The Biden-Putin skirmish can to some seem like a return to the political “normal,” with two of the world’s most influential players again at each other’s throats. The down side to playing such game, and it bears repeating, is that Biden comes from an era in which war with the Soviet Union was a real possibility. Then it was golden American capitalism versus rude Russian communism. Ideologies aside, it’s now more like an old school American president seeking to remake the pre-Trump world just as it was, with NATO pre-eminent and Putin as the stand-in villain for long-departed Stalin — never mind that Putin’s coercive hold on Russia is less powerful than it was a decade ago. He is closer to the end than the beginning, which in turn makes his moves less predictable.
Biden may be playing at that as well, openly challenging his adversary in hopes of accelerating changes within Russia itself. If that happened, Joe Biden would be seen by some as the Uncle Joe of this century, replacing Uncle Joe (Stalin) of wartime days.

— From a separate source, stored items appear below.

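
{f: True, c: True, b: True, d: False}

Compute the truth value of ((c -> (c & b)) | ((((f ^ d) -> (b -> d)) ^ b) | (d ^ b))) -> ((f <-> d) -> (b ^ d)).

True

Substituting f=True, c=True, b=True, d=False:
c & b = True & True = True
c -> (c & b) = True -> True = True
f ^ d = True ^ False = True
b -> d = True -> False = False
(f ^ d) -> (b -> d) = True -> False = False
((f ^ d) -> (b -> d)) ^ b = False ^ True = True
d ^ b = False ^ True = True
(((f ^ d) -> (b -> d)) ^ b) | (d ^ b) = True | True = True
(c -> (c & b)) | ((((f ^ d) -> (b -> d)) ^ b) | (d ^ b)) = True | True = True
f <-> d = True <-> False = False
b ^ d = True ^ False = True
(f <-> d) -> (b ^ d) = False -> True = True
((c -> (c & b)) | ((((f ^ d) -> (b -> d)) ^ b) | (d ^ b))) -> ((f <-> d) -> (b ^ d)) = True -> True = True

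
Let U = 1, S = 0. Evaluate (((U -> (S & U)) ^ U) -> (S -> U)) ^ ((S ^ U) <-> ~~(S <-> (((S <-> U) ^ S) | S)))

S & U = 0 & 1 = 0
U -> (S & U) = 1 -> 0 = 0
(U -> (S & U)) ^ U = 0 ^ 1 = 1
S -> U = 0 -> 1 = 1
((U -> (S & U)) ^ U) -> (S -> U) = 1 -> 1 = 1
S ^ U = 0 ^ 1 = 1
S <-> U = 0 <-> 1 = 0
(S <-> U) ^ S = 0 ^ 0 = 0
((S <-> U) ^ S) | S = 0 | 0 = 0
S <-> (((S <-> U) ^ S) | S) = 0 <-> 0 = 1
~(S <-> (((S <-> U) ^ S) | S)) = ~1 = 0
~~(S <-> (((S <-> U) ^ S) | S)) = ~0 = 1
(S ^ U) <-> ~~(S <-> (((S <-> U) ^ S) | S)) = 1 <-> 1 = 1
(((U -> (S & U)) ^ U) -> (S -> U)) ^ ((S ^ U) <-> ~~(S <-> (((S <-> U) ^ S) | S))) = 1 ^ 1 = 0

0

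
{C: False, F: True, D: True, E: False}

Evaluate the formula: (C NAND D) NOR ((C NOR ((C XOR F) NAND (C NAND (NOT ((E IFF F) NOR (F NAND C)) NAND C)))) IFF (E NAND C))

Substituting C=False, F=True, D=True, E=False:
C NAND D = False NAND True = True
C XOR F = False XOR True = True
E IFF F = False IFF True = False
F NAND C = True NAND False = True
(E IFF F) NOR (F NAND C) = False NOR True = False
NOT ((E IFF F) NOR (F NAND C)) = NOT False = True
NOT ((E IFF F) NOR (F NAND C)) NAND C = True NAND False = True
C NAND (NOT ((E IFF F) NOR (F NAND C)) NAND C) = False NAND True = True
(C XOR F) NAND (C NAND (NOT ((E IFF F) NOR (F NAND C)) NAND C)) = True NAND True = False
C NOR ((C XOR F) NAND (C NAND (NOT ((E IFF F) NOR (F NAND C)) NAND C))) = False NOR False = True
E NAND C = False NAND False = True
(C NOR ((C XOR F) NAND (C NAND (NOT ((E IFF F) NOR (F NAND C)) NAND C)))) IFF (E NAND C) = True IFF True = True
(C NAND D) NOR ((C NOR ((C XOR F) NAND (C NAND (NOT ((E IFF F) NOR (F NAND C)) NAND C)))) IFF (E NAND C)) = True NOR True = False

False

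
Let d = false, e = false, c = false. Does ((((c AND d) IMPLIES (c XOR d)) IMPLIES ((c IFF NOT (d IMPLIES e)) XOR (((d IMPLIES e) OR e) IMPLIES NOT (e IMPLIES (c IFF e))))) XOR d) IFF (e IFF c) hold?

Substituting d=false, e=false, c=false:
c AND d = false AND false = false
c XOR d = false XOR false = false
(c AND d) IMPLIES (c XOR d) = false IMPLIES false = true
d IMPLIES e = false IMPLIES false = true
NOT (d IMPLIES e) = NOT true = false
c IFF NOT (d IMPLIES e) = false IFF false = true
d IMPLIES e = false IMPLIES false = true
(d IMPLIES e) OR e = true OR false = true
c IFF e = false IFF false = true
e IMPLIES (c IFF e) = false IMPLIES true = true
NOT (e IMPLIES (c IFF e)) = NOT true = false
((d IMPLIES e) OR e) IMPLIES NOT (e IMPLIES (c IFF e)) = true IMPLIES false = false
(c IFF NOT (d IMPLIES e)) XOR (((d IMPLIES e) OR e) IMPLIES NOT (e IMPLIES (c IFF e))) = true XOR false = true
((c AND d) IMPLIES (c XOR d)) IMPLIES ((c IFF NOT (d IMPLIES e)) XOR (((d IMPLIES e) OR e) IMPLIES NOT (e IMPLIES (c IFF e)))) = true IMPLIES true = true
(((c AND d) IMPLIES (c XOR d)) IMPLIES ((c IFF NOT (d IMPLIES e)) XOR (((d IMPLIES e) OR e) IMPLIES NOT (e IMPLIES (c IFF e))))) XOR d = true XOR false = true
e IFF c = false IFF false = true
((((c AND d) IMPLIES (c XOR d)) IMPLIES ((c IFF NOT (d IMPLIES e)) XOR (((d IMPLIES e) OR e) IMPLIES NOT (e IMPLIES (c IFF e))))) XOR d) IFF (e IFF c) = true IFF true = true

true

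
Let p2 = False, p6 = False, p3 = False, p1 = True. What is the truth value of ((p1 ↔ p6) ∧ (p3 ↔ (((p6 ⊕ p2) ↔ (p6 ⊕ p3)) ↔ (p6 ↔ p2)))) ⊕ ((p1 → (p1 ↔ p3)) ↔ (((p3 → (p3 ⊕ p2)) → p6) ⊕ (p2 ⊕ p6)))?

True

p1 ↔ p6 = True ↔ False = False
p6 ⊕ p2 = False ⊕ False = False
p6 ⊕ p3 = False ⊕ False = False
(p6 ⊕ p2) ↔ (p6 ⊕ p3) = False ↔ False = True
p6 ↔ p2 = False ↔ False = True
((p6 ⊕ p2) ↔ (p6 ⊕ p3)) ↔ (p6 ↔ p2) = True ↔ True = True
p3 ↔ (((p6 ⊕ p2) ↔ (p6 ⊕ p3)) ↔ (p6 ↔ p2)) = False ↔ True = False
(p1 ↔ p6) ∧ (p3 ↔ (((p6 ⊕ p2) ↔ (p6 ⊕ p3)) ↔ (p6 ↔ p2))) = False ∧ False = False
p1 ↔ p3 = True ↔ False = False
p1 → (p1 ↔ p3) = True → False = False
p3 ⊕ p2 = False ⊕ False = False
p3 → (p3 ⊕ p2) = False → False = True
(p3 → (p3 ⊕ p2)) → p6 = True → False = False
p2 ⊕ p6 = False ⊕ False = False
((p3 → (p3 ⊕ p2)) → p6) ⊕ (p2 ⊕ p6) = False ⊕ False = False
(p1 → (p1 ↔ p3)) ↔ (((p3 → (p3 ⊕ p2)) → p6) ⊕ (p2 ⊕ p6)) = False ↔ False = True
((p1 ↔ p6) ∧ (p3 ↔ (((p6 ⊕ p2) ↔ (p6 ⊕ p3)) ↔ (p6 ↔ p2)))) ⊕ ((p1 → (p1 ↔ p3)) ↔ (((p3 → (p3 ⊕ p2)) → p6) ⊕ (p2 ⊕ p6))) = False ⊕ True = True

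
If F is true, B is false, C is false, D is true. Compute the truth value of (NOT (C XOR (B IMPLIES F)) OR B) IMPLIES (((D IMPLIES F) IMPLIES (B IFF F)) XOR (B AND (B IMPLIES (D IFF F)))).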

At the same time, this not a contest between the democratic free world and communism. It’s a squabble over a small post-Soviet democratic country with no particular geopolitical utility to the West. Not so for Russia, since Ukraine is not only the path to the Black Sea but a former member of the Russian club that outside Kiev still contains plenty of subscribers.
Biden can push all he wants, but he’d be wise not to push too hard (and righteously lionizing besieged Kiev freedom0lovers can be a bit much months after abandoning Kabul freedom-lovers to an assortment of predators). Making amends for the loathed Trump is one thing, forcing Russia onto the defensive quite another, since to do so will create a repeat of 20th-century Cold War scenarios. Only this time Russia no longer has puppet states whose earth it can scorch against invaders. Now, the real thing — direct fighting with Russian troops — would occur imminently.
Biden’s self-styled democratic good intentions aside, he’d better start opening up more direct diplomatic channels with Moscow, lest reviving Cold War posturing produce a true hot war in which all sides lose.